And what of my European ancestors? What was it like to be a Human Earthling born in an ice-age in Europe? Or in the relative climatic pleasantness of Late Mesolithic Europe? As a history enthusiast, I often try to imagine what it must have been like for my European ancestors, at any time prior to the massive changes brought by the Industrial Revolution, before electric lights and hurtling traffic. Many aspects of human life must have been harsh – but at the same time, they lived in times when there were more forests, more birdsong, more flowers, more animals and fish; no plastics, no chemical pollutants, no artificial flavourings, colourings or packagings …
I’m aware that these imaginings are blurred together with a sort of self-pity and longing – a longing for a world where non-human earthlings still dominated the world, where skies filled with millions of birds, and the oceans were full of millions of fish. A world of non-human plenty.
These longings then bring me back to a version of my question: What does it mean to be a Human Earthling … today? Do we still hold common threads with those First Humans, or have we become something else? Is our story, our journey, a long continuum of human-ness or have we, as many people fear today, entered into an entirely different human existence, now that we are no longer a small number of humans among a vast number of other species; and now that we’re no longer reaching for each other and our community in the deep dark nights, but rather we reach for our electric lights to disperse the darkness, and we reach for tiny pre-recorded people on devices rather than real ones in our huts or round houses.
For me, being a Human Earthling today means living in fear and joy, all mixed up, every day.

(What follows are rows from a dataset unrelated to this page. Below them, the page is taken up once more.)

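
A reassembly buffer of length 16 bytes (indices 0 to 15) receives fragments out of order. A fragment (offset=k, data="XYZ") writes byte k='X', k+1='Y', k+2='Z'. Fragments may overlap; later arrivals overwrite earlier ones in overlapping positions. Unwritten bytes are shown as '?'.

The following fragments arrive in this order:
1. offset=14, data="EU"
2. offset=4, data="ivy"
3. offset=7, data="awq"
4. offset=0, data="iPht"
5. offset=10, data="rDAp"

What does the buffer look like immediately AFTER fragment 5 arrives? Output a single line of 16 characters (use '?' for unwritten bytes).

Fragment 1: offset=14 data="EU" -> buffer=??????????????EU
Fragment 2: offset=4 data="ivy" -> buffer=????ivy???????EU
Fragment 3: offset=7 data="awq" -> buffer=????ivyawq????EU
Fragment 4: offset=0 data="iPht" -> buffer=iPhtivyawq????EU
Fragment 5: offset=10 data="rDAp" -> buffer=iPhtivyawqrDApEU

Answer: iPhtivyawqrDApEU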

Joy is brought by the non-human earthlings around me – the bees, the butterflies, the dragonflies, the wallabies, the lilliypillies, the eucalypts, the flowers, the cockatoos, the magpies and the pee-wees – all are my ancestors, and the landlords of the land I live on. Joy is also brought by loved ones and other humans who are near and dear. Fear is brought by an understanding that we are terraforming our planet, changing our climate and losing so many of our evolutionary companions, every day. It’s a fear for our rapidly disappearing future, and the death of so many in our present. It comes to me every day, in different ways, and fills me with a terror and a guilt that’s getting harder and harder to cope with, with every news article about extinct species and ecosystems changed forever.

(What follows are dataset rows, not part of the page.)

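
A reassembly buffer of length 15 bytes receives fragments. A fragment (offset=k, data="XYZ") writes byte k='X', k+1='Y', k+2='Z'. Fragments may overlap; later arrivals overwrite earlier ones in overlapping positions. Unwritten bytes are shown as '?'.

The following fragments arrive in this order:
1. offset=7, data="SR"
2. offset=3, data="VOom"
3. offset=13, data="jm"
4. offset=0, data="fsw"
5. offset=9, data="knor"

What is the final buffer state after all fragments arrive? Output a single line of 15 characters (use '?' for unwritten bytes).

Answer: fswVOomSRknorjm

Derivation:
Fragment 1: offset=7 data="SR" -> buffer=???????SR??????
Fragment 2: offset=3 data="VOom" -> buffer=???VOomSR??????
Fragment 3: offset=13 data="jm" -> buffer=???VOomSR????jm
Fragment 4: offset=0 data="fsw" -> buffer=fswVOomSR????jm
Fragment 5: offset=9 data="knor" -> buffer=fswVOomSRknorjm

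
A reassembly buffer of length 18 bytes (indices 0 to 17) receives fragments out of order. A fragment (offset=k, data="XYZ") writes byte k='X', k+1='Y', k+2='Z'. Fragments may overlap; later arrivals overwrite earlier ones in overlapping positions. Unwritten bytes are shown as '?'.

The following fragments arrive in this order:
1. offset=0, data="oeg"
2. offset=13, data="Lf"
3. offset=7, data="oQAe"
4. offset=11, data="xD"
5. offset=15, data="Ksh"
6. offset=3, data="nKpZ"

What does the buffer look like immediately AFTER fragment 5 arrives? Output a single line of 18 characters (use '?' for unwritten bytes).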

When I feel overwhelmed to be a human, alive today in the year labelled ‘2024’ by the calendar created by Christians in the Western World, I cling to the things that continue to tether me to my biophysical connection to my earth: I breathe in and out, sharing oxygen which first emerged on our planet about 2.3 billion years ago, and I sip water – which is the same water that’s been in the water cycle for about 4.5 billion years. And I also cling to my human-imaginings of my place in the world – I remind myself I am sitting in this garden today because of a remarkable, unbroken chain of life. Life that emerged in ancient seas, and evolved into multiple forms, and I’m a survivor of all that which has been thrown at the non-human and human ancestors who lived before me. And in the face of these rememberings of awesomeness, I can continue.
One of the Blue Banded Bees, her legs laden with pollen, the fuzz on her thorax starting to thin out because she’s an older bee, buzzes close to my face and makes me smile with delight. I’ve been sitting so still she probably no longer notices me as something distinct from the flowers. In a moment I’ll put down my notebook and return to focus on my garden. Regardless of when I visit the soil, or how crowded my brain is with human fear and noise, as soon as I’m kneeling in the dirt, planting, pruning or gently weeding, the soil creates some magical alchemy with my skin. New messages seem to travel from my soil covered hands, to my noisy, overwhelmed brain. Then my Earthling-self starts to recalibrate with the soil and the earthworms, the flowers and their stems, and the mulch and the dirt, down to the bedrock of this planet. And I’m grounded again. And in those moments, I really do feel like an Earthling who knows how to celebrate Earth Day, every day – in the soil, with the plants and the bees, breathing in and out. It reminds me how to handle the fear of being a Human Earthling too: connecting with others, tending to my home and caring for everything in it, as best I can, in my own tiny way.
Happy Earth Day to all Earthlings xo
What a beautiful read to have while I sit in my garden this morning getting ready for the day ahead
Thank you Kirstiana – I’m so glad you enjoyed it
Thank you Michelle Maloney: A meditation that inspires for all gardening attentions and activities including RMIT Wendy Steele’s ‘Quiet Activism’ initiative.